I was twelve years old when I first smoked pot. Suddenly, I was free. Free from anxiety and depression. Free from pressure. Free from pain.

I thought I’d found something that would make life better or at least easier; but instead, the addiction enslaved me. It turned my life and my family’s life into a living hell.

Addiction doesn’t just happen. No; it slithers its way into your life and then slowly begins to choke out the light until all you can see is darkness. All your hopes, dreams, and aspirations fade away. Life becomes an art of survival as you try to feed the darkness within.

Growing up, I knew I was loved. I had wonderful parents. But I had such emptiness inside, and I never knew how to express it. Drugs filled—or more like numbed—that emptiness in my heart and helped me function without all the pain. Drugs gave me a means to live.

At the age of fifteen, I began dating a boy I knew my parents disapproved of. So I kept it a secret. When he cheated on me, I was devastated. The pain in my heart was so great, I no longer wanted to live. I swallowed a bunch of pills and drank from my parents’ liquor cabinet.

A friend found me having a seizure on the kitchen floor. I was taken to the emergency room, where they pumped my stomach. My dad held my hand with tears rolling down his cheeks. I was so full of shame and embarrassment. When the doctors asked why I had taken so many pills, I responded, “I just wanted to sleep for a long time.” They sent me to a mental institution for my addiction, and that’s where the humiliation really began.

I was greeted by a boy my age who actually attended the same high school I did. “Who would have ever thought someone like you would end up in a place like this, with people like us?” His words still haunt me today.

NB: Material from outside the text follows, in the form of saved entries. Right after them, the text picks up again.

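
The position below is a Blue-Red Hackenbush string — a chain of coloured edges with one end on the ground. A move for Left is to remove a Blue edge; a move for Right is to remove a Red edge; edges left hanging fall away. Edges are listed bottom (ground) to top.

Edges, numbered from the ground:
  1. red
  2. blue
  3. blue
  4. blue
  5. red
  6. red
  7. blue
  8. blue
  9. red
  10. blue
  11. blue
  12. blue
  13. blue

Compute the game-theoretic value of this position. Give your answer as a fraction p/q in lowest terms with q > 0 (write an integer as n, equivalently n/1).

-801/4096

r: Left { — }, Right { 0 } => simplest -1
rb: Left { -1 }, Right { 0 } => simplest -1/2
rbb: Left { -1,-1/2 }, Right { 0 } => simplest -1/4
rbbb: Left { -1,-1/2,-1/4 }, Right { 0 } => simplest -1/8
rbbbr: Left { -1,-1/2,-1/4 }, Right { -1/8,0 } => simplest -3/16
rbbbrr: Left { -1,-1/2,-1/4 }, Right { -3/16,-1/8,0 } => simplest -7/32
rbbbrrb: Left { -1,-1/2,-1/4,-7/32 }, Right { -3/16,-1/8,0 } => simplest -13/64
rbbbrrbb: Left { -1,-1/2,-1/4,-7/32,-13/64 }, Right { -3/16,-1/8,0 } => simplest -25/128
rbbbrrbbr: Left { -1,-1/2,-1/4,-7/32,-13/64 }, Right { -25/128,-3/16,-1/8,0 } => simplest -51/256
rbbbrrbbrb: Left { -1,-1/2,-1/4,-7/32,-13/64,-51/256 }, Right { -25/128,-3/16,-1/8,0 } => simplest -101/512
rbbbrrbbrbb: Left { -1,-1/2,-1/4,-7/32,-13/64,-51/256,-101/512 }, Right { -25/128,-3/16,-1/8,0 } => simplest -201/1024
rbbbrrbbrbbb: Left { -1,-1/2,-1/4,-7/32,-13/64,-51/256,-101/512,-201/1024 }, Right { -25/128,-3/16,-1/8,0 } => simplest -401/2048
rbbbrrbbrbbbb: Left { -1,-1/2,-1/4,-7/32,-13/64,-51/256,-101/512,-201/1024,-401/2048 }, Right { -25/128,-3/16,-1/8,0 } => simplest -801/4096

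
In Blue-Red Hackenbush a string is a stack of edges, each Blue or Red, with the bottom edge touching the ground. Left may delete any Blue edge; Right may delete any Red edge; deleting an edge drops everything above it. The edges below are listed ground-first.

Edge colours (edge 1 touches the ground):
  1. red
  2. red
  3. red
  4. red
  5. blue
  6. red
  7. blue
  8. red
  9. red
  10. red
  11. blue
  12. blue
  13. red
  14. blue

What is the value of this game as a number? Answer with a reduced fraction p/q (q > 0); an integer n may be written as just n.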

To the outside world, I looked like I had it all together. I was the cheerleader, honor roll student, on the homecoming court, a member of the student council. But on the inside, I was falling apart. In the mental institution, I was diagnosed with depression and prescribed medication.

The meds made me so tired. I began skipping classes in my senior year so I could go back home and sleep. I had so many absences that the prospect of me not graduating became a scary reality. Fortunately, I did graduate and was accepted to the University of North Carolina in Wilmington. I planned to start in the fall.

A week before graduation, I took a trip with my parents to Minneapolis. I thought we were attending a convention for my dad’s business. Instead, my parents were dropping me off at the Hazelden Rehab Center. Unbeknownst to me, I was about to attend a twenty-eight-day program to overcome this addiction and then live in a halfway house for a couple of months before I entered college. I was angry and devastated to say the least.